Opinión

Orgullo o Estrategia: ¿Quién lidera tu comunicación?

¿Quién lidera tu comunicación?
¿Quién lidera tu comunicación? /Cortesía (Tero Vesalainen/Getty Images)

Hay silencios que no son ausencia de sonido, sino exceso de miedo. Seguramente los conoces: esa distancia invisible, pero pesada, que el orgullo va cavando entre nosotros y las personas que más queremos. De pronto, el hogar o la oficina se transforman en desiertos de palabras no dichas, donde el aire se siente denso y cada día que pasa el muro se hace un centímetro más alto. Nos convencemos de que estamos “esperando el momento adecuado”, cuando en realidad solo estamos permitiendo que el tiempo enfríe lo que alguna vez fue cálido.

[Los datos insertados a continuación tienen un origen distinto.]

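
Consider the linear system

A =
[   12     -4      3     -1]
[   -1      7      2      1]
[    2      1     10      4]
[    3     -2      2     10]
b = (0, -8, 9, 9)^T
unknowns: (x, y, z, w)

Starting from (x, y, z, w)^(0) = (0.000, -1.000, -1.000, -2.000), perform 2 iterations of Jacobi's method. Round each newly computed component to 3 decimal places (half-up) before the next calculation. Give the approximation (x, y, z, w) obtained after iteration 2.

(-0.565, -1.821, 0.647, 0.501)

Iteration 1:
  x = (0 - (-4)·-1.000 - (3)·-1.000 - (-1)·-2.000) / (12) = -0.250
  y = (-8 - (-1)·0.000 - (2)·-1.000 - (1)·-2.000) / (7) = -0.571
  z = (9 - (2)·0.000 - (1)·-1.000 - (4)·-2.000) / (10) = 1.800
  w = (9 - (3)·0.000 - (-2)·-1.000 - (2)·-1.000) / (10) = 0.900
Iteration 2:
  x = (0 - (-4)·-0.571 - (3)·1.800 - (-1)·0.900) / (12) = -0.565
  y = (-8 - (-1)·-0.250 - (2)·1.800 - (1)·0.900) / (7) = -1.821
  z = (9 - (2)·-0.250 - (1)·-0.571 - (4)·0.900) / (10) = 0.647
  w = (9 - (3)·-0.250 - (-2)·-0.571 - (2)·1.800) / (10) = 0.501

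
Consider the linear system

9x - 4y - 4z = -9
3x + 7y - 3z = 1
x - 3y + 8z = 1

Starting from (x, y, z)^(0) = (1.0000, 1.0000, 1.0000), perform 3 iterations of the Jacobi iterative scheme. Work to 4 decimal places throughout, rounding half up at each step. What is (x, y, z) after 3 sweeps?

(-0.7584, 0.5553, 0.3529)

Iteration 1:
  x = (-9 - (-4)·1.0000 - (-4)·1.0000) / (9) = -0.1111
  y = (1 - (3)·1.0000 - (-3)·1.0000) / (7) = 0.1429
  z = (1 - (1)·1.0000 - (-3)·1.0000) / (8) = 0.3750
Iteration 2:
  x = (-9 - (-4)·0.1429 - (-4)·0.3750) / (9) = -0.7698
  y = (1 - (3)·-0.1111 - (-3)·0.3750) / (7) = 0.3512
  z = (1 - (1)·-0.1111 - (-3)·0.1429) / (8) = 0.1925
Iteration 3:
  x = (-9 - (-4)·0.3512 - (-4)·0.1925) / (9) = -0.7584
  y = (1 - (3)·-0.7698 - (-3)·0.1925) / (7) = 0.5553
  z = (1 - (1)·-0.7698 - (-3)·0.3512) / (8) = 0.3529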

Suele creerse que la solución a estos bloqueos es simplemente “hablarlo”, pero aquí radica un error táctico común: creer que la palabra es la única herramienta. A veces, las palabras están tan gastadas por el conflicto, tan “sucias” por discusiones pasadas o tan cargadas de intención de tener la razón, que ya no sirven para sanar. Hace tiempo escribí una frase que hoy cobra más sentido que nunca: “Tus actitudes hablan tan fuerte que no puedo escuchar lo que dices”. Esa es la cara negativa del silencio. Sin embargo, hoy quiero invitarte a ver el otro lado de la moneda: que tus acciones positivas sean tan claras, tan contundentes y tan genuinas, que las palabras terminen sobrando.

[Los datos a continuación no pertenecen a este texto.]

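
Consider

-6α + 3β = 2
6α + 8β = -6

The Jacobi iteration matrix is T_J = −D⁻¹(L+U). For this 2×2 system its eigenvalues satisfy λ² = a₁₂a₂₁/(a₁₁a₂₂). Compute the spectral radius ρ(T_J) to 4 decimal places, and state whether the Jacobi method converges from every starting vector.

a₁₂a₂₁/(a₁₁a₂₂) = (3)·(6) / ((-6)·(8)) = -0.375000
ρ = √|-0.375000| = √0.375000 = 0.6124
ρ < 1, so Jacobi converges

0.6124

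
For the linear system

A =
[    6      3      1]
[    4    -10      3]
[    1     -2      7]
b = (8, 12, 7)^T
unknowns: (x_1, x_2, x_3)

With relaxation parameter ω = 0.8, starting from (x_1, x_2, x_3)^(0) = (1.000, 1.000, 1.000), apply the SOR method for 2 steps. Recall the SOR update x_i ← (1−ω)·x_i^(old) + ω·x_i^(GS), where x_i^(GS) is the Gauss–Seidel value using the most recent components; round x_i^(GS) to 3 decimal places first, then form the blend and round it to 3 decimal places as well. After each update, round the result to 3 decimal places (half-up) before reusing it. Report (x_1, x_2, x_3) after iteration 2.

(1.214, -0.424, 0.734)

Iteration 1:
  x_1: GS value = (8 - (3)·1.000 - (1)·1.000) / (6) = 0.667;  x_1 ← (1−ω)·1.000 + ω·0.667 = 0.734
  x_2: GS value = (12 - (4)·0.734 - (3)·1.000) / (-10) = -0.606;  x_2 ← (1−ω)·1.000 + ω·-0.606 = -0.285
  x_3: GS value = (7 - (1)·0.734 - (-2)·-0.285) / (7) = 0.814;  x_3 ← (1−ω)·1.000 + ω·0.814 = 0.851
Iteration 2:
  x_1: GS value = (8 - (3)·-0.285 - (1)·0.851) / (6) = 1.334;  x_1 ← (1−ω)·0.734 + ω·1.334 = 1.214
  x_2: GS value = (12 - (4)·1.214 - (3)·0.851) / (-10) = -0.459;  x_2 ← (1−ω)·-0.285 + ω·-0.459 = -0.424
  x_3: GS value = (7 - (1)·1.214 - (-2)·-0.424) / (7) = 0.705;  x_3 ← (1−ω)·0.851 + ω·0.705 = 0.734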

Si la comunicación con alguien importante se pausó —ya sea con un hijo, una pareja o un socio—, no esperes a que la otra persona “se dé cuenta” o dé el brazo a torcer. En el mundo de la inteligencia relacional, esperar a que el otro inicie el camino no es lealtad ni dignidad; a menudo es una mala estrategia de vida. En la comunicación de alto nivel, el que da el primer paso no es el que se rinde, ni el que pierde la batalla del ego; es, por el contrario, quien elige liderar la relación. El liderazgo no solo se ejerce en las juntas de consejo, se ejerce en la sala de la casa cuando decidimos que el vínculo es más importante que nuestro propio orgullo.

Para romper el hielo no siempre necesitas un discurso de reconciliación. Necesitas lo que yo llamo una “maquinación positiva”: el acto deliberado de diseñar una acción que invite al otro a bajar la guardia. Es mover una pieza en el tablero emocional que obligue al sistema a cambiar su inercia. Puede ser un café sin previo aviso puesto sobre la mesa, compartir una fotografía de un momento feliz o, como vi recientemente en una historia que me conmovió profundamente, poner a girar aquel viejo disco de vinilo que ambos solían disfrutar en tiempos mejores.

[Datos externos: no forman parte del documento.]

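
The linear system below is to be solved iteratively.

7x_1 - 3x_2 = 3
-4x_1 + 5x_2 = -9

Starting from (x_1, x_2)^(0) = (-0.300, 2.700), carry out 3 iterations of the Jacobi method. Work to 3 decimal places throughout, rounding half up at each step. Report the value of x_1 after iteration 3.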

Ese gesto es un puente. No requiere que nadie admita su culpa de inmediato, pero sí requiere que alguien sea lo suficientemente valiente para decir, sin hablar: “mis ganas de volver a conectar son más grandes que mi necesidad de tener la razón”. Ese es el verdadero poder de la comunicación no verbal: la capacidad de reconstruir lo que el lenguaje verbal destruyó.

En este inicio de año, te invito a reflexionar: ¿cuánto espacio le estás regalando al orgullo en tu corazón? Sé más inteligente que tu ego. No busques ganar la discusión, busca recuperar la conexión. Atrévete a ser tú quien ponga la música de nuevo, quien extienda la mano primero, quien propicie el escenario del reencuentro. Porque cuando el corazón actúa con estrategia y generosidad, las explicaciones sobran y el abrazo llega por añadidura.

Recuerda siempre que, en el silencio o en el ruido, en la ausencia o en el gesto... Todo comunica.

* Las declaraciones y opiniones expresadas en este artículo son de exclusiva responsabilidad de quien las escribe y firma, y no representan el punto de vista de Publimetro.